Kemudian selain metode yang sudah dijelaskan sebelumnya, Sumanto juga menggunakan
metode historical documents (archives) dalam penelitiannya. Hal ini ia lakukan karena
dalam dalam kasus yang dia teliti cenderung memiliki bahasan mengenai sejarah, lintasan
dan dinamika hubungan antar kedua agama yang bertikai sebelum, selama dan setelah
kekacauan terjadi. Selain itu, dalam buku ini juga banyak membahas mengenai metode
analisis historis dan tekstual yang cenderung dapat menambah bukti keaslian penelitian ini.
Menurut saya, sudah sepantasnya dalam meneliti kasus kekerasan komunal yang terjadi
pada masa lampau seperti halnya kasus ini, sudah semestinya dilakukan kajian secara
historical dan literatur.
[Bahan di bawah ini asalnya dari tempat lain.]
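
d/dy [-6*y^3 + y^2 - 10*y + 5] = -18*y^2 + 2*y - 10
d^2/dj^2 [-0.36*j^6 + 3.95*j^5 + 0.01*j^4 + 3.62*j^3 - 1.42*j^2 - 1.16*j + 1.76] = -10.8*j^4 + 79.0*j^3 + 0.12*j^2 + 21.72*j - 2.84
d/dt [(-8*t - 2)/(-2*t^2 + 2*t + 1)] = 4*(-4*t^2 - 2*t - 1)/(4*t^4 - 8*t^3 + 4*t + 1)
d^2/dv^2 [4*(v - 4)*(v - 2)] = 8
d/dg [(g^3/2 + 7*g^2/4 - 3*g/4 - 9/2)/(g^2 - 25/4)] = (8*g^4 - 138*g^2 - 206*g + 75)/(16*g^4 - 200*g^2 + 625)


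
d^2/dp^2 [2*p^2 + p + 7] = 4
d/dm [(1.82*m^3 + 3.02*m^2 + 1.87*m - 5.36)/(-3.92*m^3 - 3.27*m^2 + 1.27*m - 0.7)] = (3.5527136788005e-15*m^5 + 5.887*m^4 + 19.2836*m^3 - 56.9053*m^2 - 39.2824*m + 5.4982)/(15.3664*m^6 + 25.6368*m^5 + 0.7361*m^4 - 2.8178*m^3 + 6.1909*m^2 - 1.778*m + 0.49)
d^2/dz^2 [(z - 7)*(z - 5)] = 2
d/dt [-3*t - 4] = -3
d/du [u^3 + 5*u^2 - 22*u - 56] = 3*u^2 + 10*u - 22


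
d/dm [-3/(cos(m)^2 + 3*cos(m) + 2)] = -3*(2*cos(m) + 3)*sin(m)/(cos(m)^2 + 3*cos(m) + 2)^2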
Seperti halnya dalam penelitian buku ini, Sumanto mengatakan
bahwa kajian sejarah dan literatur dilakukan di tempat-tempat seperti Museum Arsip
Nasional, Perpustakaan Nasional (berlokasi di Jakarta), Perpustakaan Rumphius (Ambon),
dan Universitas Pattimura, universitas terbesar di Maluku (berlokasi di Ambon). Menurut
saya, pemilihan tempat-tempat ini sebagai tempat untuk mengkaji berbagai literatur dan
mengkaji dokumen-dokumen sejarah merupakan hal yang tepat. Sebab dengan memilih
tempat-tampat ini, peneliti bisa mengetahui seluk beluk kekerasan seperti halnya sosio-
historis kekerasan dan bagaimana perkembangan Maluku pasca konflik komunal terjadi.

Berdasarkan pemaparan diatas mengenai metode yang digunakan oleh peneliti dalam
mengulik permasalahan kekerasan komunal yang terjadi di Maluku maka dapat ditarik
kesimpulan bahwa Sumanto sang peneliti menggunakan metode penelitian yang sangat
cocok dan relevan dengan tujuan penelitiannya. Dengan menggunakan metode yang ia pilih
yaitu studi lapangan etnografi, kekerasan komunal yang terjadi di Maluku bisa ia jabarkan
dan jelaskan dengan sangat rinci dan baik.